Algorithmic aspects of Roman {3}-domination in graphs

Abstract

Let G be a simple, undirected graph. A function g : V(G) → {0, 1, 2, 3} having the property that ∑v∈NG(u)g(v)≥3, if g(u) = 0, and ∑v∈NG(u)g(v)≥2, if g(u) = 1 for any vertex u ∈ G, where NG(u) is the set of vertices adjacent to u in G, is called a Roman {3}-dominating function (R3DF) of G. The weight of a R3DF g is the sum g(V)=∑v∈Vg(v). The minimum weight of a R3DF is called the Roman {3}-domination number and is denoted by γ{R3}(G). Given a graph G and a positive integer k, the Roman {3}-domination problem (R3DP) is to check whether G has a R3DF of weight at most k. In this paper, first we show that the R3DP is NP-complete for chordal graphs, planar graphs and for two subclasses of bipartite graphs namely, star convex bipartite graphs and comb convex bipartite graphs.

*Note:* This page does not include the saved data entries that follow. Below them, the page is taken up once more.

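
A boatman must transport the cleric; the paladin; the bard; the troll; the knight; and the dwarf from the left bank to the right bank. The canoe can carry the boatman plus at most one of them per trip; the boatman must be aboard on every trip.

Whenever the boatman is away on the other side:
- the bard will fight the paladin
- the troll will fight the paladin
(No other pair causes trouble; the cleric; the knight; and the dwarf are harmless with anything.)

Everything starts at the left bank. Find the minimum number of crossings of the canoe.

Counting alone: the boatman can take at most 1 across per trip to the right bank, so moving all 6 needs at least 6 loaded trips out, with a return between consecutive ones — at least 11 crossings.
The safety rule pushes this higher. Following every safe sequence of crossings, the most of the 6 that can be at the right bank as the canoe arrives there on crossing 11 is 5 — never all 6.
So no plan with fewer than 13 crossings exists, and this one achieves 13:
1. Boatman goes to the right bank with the paladin.
2. Boatman goes back to the left bank alone.
3. Boatman goes to the right bank with the cleric.
4. Boatman goes back to the left bank alone.
5. Boatman goes to the right bank with the bard.
6. Boatman goes back to the left bank with the paladin.
7. Boatman goes to the right bank with the troll.
8. Boatman goes back to the left bank alone.
9. Boatman goes to the right bank with the knight.
10. Boatman goes back to the left bank alone.
11. Boatman goes to the right bank with the dwarf.
12. Boatman goes back to the left bank alone.
13. Boatman goes to the right bank with the paladin.

13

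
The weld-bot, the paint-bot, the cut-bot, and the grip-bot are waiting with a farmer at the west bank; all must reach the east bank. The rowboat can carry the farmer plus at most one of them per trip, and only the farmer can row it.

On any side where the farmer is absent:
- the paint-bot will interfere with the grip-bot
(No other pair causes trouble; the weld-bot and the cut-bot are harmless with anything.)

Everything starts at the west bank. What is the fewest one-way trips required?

Counting alone: the farmer can take at most 1 across per trip to the east bank, so moving all 4 needs at least 4 loaded trips out, with a return between consecutive ones — at least 7 crossings.
The plan below uses exactly 7 crossings, so it is optimal:
1. Farmer goes to the east bank with the paint-bot.  [the west bank: the cut-bot, the grip-bot, the weld-bot | the east bank: the paint-bot]
2. Farmer goes back to the west bank alone.  [the west bank: the cut-bot, the grip-bot, the weld-bot | the east bank: the paint-bot]
3. Farmer goes to the east bank with the weld-bot.  [the west bank: the cut-bot, the grip-bot | the east bank: the paint-bot, the weld-bot]
4. Farmer goes back to the west bank alone.  [the west bank: the cut-bot, the grip-bot | the east bank: the paint-bot, the weld-bot]
5. Farmer goes to the east bank with the cut-bot.  [the west bank: the grip-bot | the east bank: the cut-bot, the paint-bot, the weld-bot]
6. Farmer goes back to the west bank alone.  [the west bank: the grip-bot | the east bank: the cut-bot, the paint-bot, the weld-bot]
7. Farmer goes to the east bank with the grip-bot.  [the west bank: — | the east bank: the cut-bot, the grip-bot, the paint-bot, the weld-bot]

7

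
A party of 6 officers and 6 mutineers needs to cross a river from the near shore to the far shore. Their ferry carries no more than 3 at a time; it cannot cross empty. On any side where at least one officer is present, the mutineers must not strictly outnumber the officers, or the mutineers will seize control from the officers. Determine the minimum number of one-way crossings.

impossible

Following every safe sequence of crossings from the start, the most of the 12 that can be at the far shore as the ferry arrives there on crossings 1, 3, 5 is 3, 5, 6 respectively; the best ever achieved is 6 of 12.
From crossing 7 on, no configuration arises that was not already reachable earlier: only 17 distinct safe configurations (who is on which side, and where the ferry is) can ever be reached, none of them has everyone across, and every continuation just revisits them. They are: 0 officers + 0 mutineers across (ferry back at the start); 0 officers + 1 mutineer across (ferry there); 0 officers + 1 mutineer across (ferry back at the start); 0 officers + 2 mutineers across (ferry there); 0 officers + 2 mutineers across (ferry back at the start); 0 officers + 3 mutineers across (ferry there); 0 officers + 3 mutineers across (ferry back at the start); 0 officers + 4 mutineers across (ferry there); 0 officers + 4 mutineers across (ferry back at the start); 0 officers + 5 mutineers across (ferry there); 0 officers + 5 mutineers across (ferry back at the start); 0 officers + 6 mutineers across (ferry there); 1 officer + 1 mutineer across (ferry there); 1 officer + 1 mutineer across (ferry back at the start); 2 officers + 2 mutineers across (ferry there); 2 officers + 2 mutineers across (ferry back at the start); 3 officers + 3 mutineers across (ferry there). So no valid plan exists.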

The minimum Roman {3}-domination problem (MR3DP) is to find a R3DF of minimum weight in the input graph. We show that MR3DP is linear time solvable for bounded tree-width graphs, chain graphs and threshold graphs, a subclass of split graphs. We propose a 3(1 + ln(Δ − 1))-approximation algorithm for the MR3DP, where Δ is the maximum degree of G and show that the MR3DP problem cannot be approximated within (1 − ε)ln|V| for any ε > 0 unless NP ⊆ DTIME(|V|O(loglog|V|)). Next, we show that the MR3DP problem is APX-complete for graphs with maximum degree 4. We also show that the domination and Roman {3}-domination problems are not equivalent in computational complexity aspects. Finally, an ILP formulation for MR3DP is proposed.